For a long time, I had in mind the value of a two-pronged approach: education to existing political figures, alongside a disruptive new political party.

Well, I’m cutting back to just one of these prongs.

That’s a decision I’ve repeatedly delayed taking. However, it’s now time to act.

Closing down Future Surge

I’ll be cancelling all recurring payments made by people who have signed up as members (“subscribers”) of the party.

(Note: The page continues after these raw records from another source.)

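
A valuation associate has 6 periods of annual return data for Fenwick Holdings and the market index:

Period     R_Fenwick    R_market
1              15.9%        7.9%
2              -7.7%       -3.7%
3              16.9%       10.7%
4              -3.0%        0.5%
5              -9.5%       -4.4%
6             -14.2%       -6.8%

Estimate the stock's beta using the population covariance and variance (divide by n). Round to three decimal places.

Mean R_i = (15.9 − 7.7 + 16.9 − 3.0 − 9.5 − 14.2) / 6 = -0.2667%
Mean R_m = (7.9 − 3.7 + 10.7 + 0.5 − 4.4 − 6.8) / 6 = 0.7000%
Σ(R_i − R̄_i)(R_m − R̄_m) = 472.9100  ⇒  Cov = 472.9100 / 6 = 78.8183
Σ(R_m − R̄_m)² = 253.5000  ⇒  Var(R_m) = 253.5000 / 6 = 42.2500
β = Cov / Var(R_m) = 78.8183 / 42.2500 = 1.8655

1.866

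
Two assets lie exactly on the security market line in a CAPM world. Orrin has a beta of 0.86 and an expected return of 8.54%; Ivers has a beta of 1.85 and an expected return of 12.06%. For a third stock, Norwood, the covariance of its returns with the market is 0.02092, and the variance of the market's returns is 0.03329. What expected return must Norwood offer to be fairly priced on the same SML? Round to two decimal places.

MRP = (12.06% − 8.54%) / (1.85 − 0.86) = 3.5556%
R_f = 8.54% − 0.86 × 3.5556% = 5.4822%
β_Norwood = Cov / Var(R_m) = 0.02092 / 0.03329 = 0.6284
E(R_Norwood) = R_f + β × MRP = 5.4822% + 0.6284 × 3.5556% = 7.72%

7.72%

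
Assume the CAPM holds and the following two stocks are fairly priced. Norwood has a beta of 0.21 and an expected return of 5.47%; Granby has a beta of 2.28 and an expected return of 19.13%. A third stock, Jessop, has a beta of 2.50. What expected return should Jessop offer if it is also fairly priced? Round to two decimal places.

20.58%

MRP (SML slope) = (19.13% − 5.47%) / (2.28 − 0.21) = 13.66% / 2.07 = 6.5990%
R_f (intercept) = 5.47% − 0.21 × 6.5990% = 4.0842%
E(R_Jessop) = R_f + β × MRP = 4.0842% + 2.50 × 6.5990% = 20.58%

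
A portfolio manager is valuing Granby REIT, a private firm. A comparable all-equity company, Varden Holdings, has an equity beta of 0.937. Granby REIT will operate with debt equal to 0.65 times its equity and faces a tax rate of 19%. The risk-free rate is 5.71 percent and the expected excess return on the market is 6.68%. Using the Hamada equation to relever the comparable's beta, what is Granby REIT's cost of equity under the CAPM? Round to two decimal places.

15.26%

β_L = β_U × [1 + (1 − t)(D/E)] = 0.937 × [1 + (1 − 0.19) × 0.65]
    = 0.937 × [1 + 0.81 × 0.65] = 0.937 × 1.5265 = 1.4303
E(R) = R_f + β_L × MRP = 5.71% + 1.4303 × 6.68% = 15.26%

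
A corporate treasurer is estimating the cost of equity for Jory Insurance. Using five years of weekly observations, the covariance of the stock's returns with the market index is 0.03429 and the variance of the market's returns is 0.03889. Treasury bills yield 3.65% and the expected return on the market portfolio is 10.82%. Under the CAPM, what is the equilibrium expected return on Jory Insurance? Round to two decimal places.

9.97%

β = Cov(R_i, R_m) / Var(R_m) = 0.03429 / 0.03889 = 0.8817
MRP = 10.82% − 3.65% = 7.17%
E(R) = R_f + β × MRP = 3.65% + 0.8817 × 7.17% = 9.97%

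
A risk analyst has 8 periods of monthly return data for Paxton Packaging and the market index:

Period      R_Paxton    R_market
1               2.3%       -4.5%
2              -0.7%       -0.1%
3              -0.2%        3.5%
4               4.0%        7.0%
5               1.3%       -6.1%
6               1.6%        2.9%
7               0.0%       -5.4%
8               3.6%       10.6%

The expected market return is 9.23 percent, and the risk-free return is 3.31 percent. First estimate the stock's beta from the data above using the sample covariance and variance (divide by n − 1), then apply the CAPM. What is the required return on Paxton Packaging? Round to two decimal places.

Mean R_i = (2.3 − 0.7 − 0.2 + 4.0 + 1.3 + 1.6 + 0.0 + 3.6) / 8 = 1.4875%
Mean R_m = (-4.5 − 0.1 + 3.5 + 7.0 − 6.1 + 2.9 − 5.4 + 10.6) / 8 = 0.9875%
Σ(R_i − R̄_i)(R_m − R̄_m) = 40.1388  ⇒  Cov = 40.1388 / 7 = 5.7341
Σ(R_m − R̄_m)² = 260.8488  ⇒  Var(R_m) = 260.8488 / 7 = 37.2641
β = Cov / Var(R_m) = 5.7341 / 37.2641 = 0.1539
MRP = 9.23% − 3.31% = 5.92%
E(R) = R_f + β × MRP = 3.31% + 0.1539 × 5.92% = 4.22%

4.22%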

These funds have paid for a number of software services over the years, including websites such as H+Pedia (I’ll say more about H+Pedia shortly).

Anyone kind enough to want to continue making small annual (or in some cases monthly) donations will be able to sign up instead as a financial supporter of Vital Syllabus.

I’ll formally deregister the party from the UK Electoral Commission. (Remaining registered costs money and requires regular paperwork.)

Before I close down the Future Surge website, I’ll copy selected parts of it to an archive location – probably on Transpolitica.

Future Surge also has a Discord server, where a number of members have been sharing ideas and conversations related to the goals of the party. With advance warning of the pending shutdown of the Future Surge Discord, a number of these members are relocating to a newly created Discord, called “Future Fireside”.

A new owner for H+Pedia?

Another project which has long been a favourite of mine is H+Pedia. As is declared on the H+Pedia home page:

H+Pedia is a project to spread accurate, accessible, non-sensational information about transhumanism, futurism, radical life extension and other emerging technologies, and their potential collective impact on humanity.

H+Pedia uses the same software as Wikipedia, to host material that, in an ideal world, ought to be included in Wikipedia, but which Wikipedia admins deem as failing to meet their criteria for notability, relevance, independence, and so on.

If I look at H+Pedia today, with its 4,915 pages of articles, I see a mixture of quality:

  • A number of the pages have excellent material, that does not exist elsewhere in the same form
  • Many of the pages are mediocre, and cover material that is less central to the purposes of H+Pedia
  • Even some of the good pages are in need of significant updates following the passage of time.

If I had more time myself, I would probably remove around 50% of the existing pages, as well as updating many of the others.

But that is a challenge I am going to leave to other people to (perhaps) pick up.

The hosting of H+Pedia on SiteGround costs slightly over UK £400 per year. (These payments have been covered from funds from TPUK.) The next payment is due in June 2024.

If a suitable new owner of H+Pedia comes forward before June 2024, I will happily transfer ownership details to them, and they can evolve the project as they best see fit.

Otherwise, I will shut the project down.

Either way, I plan to copy content from a number of the H+Pedia pages to Transpolitica.

Moving forward better

In conclusion: I’ll be sad to bid farewell to both Future Surge and H+Pedia.

But as in the saying, you’ve got to give up to go up.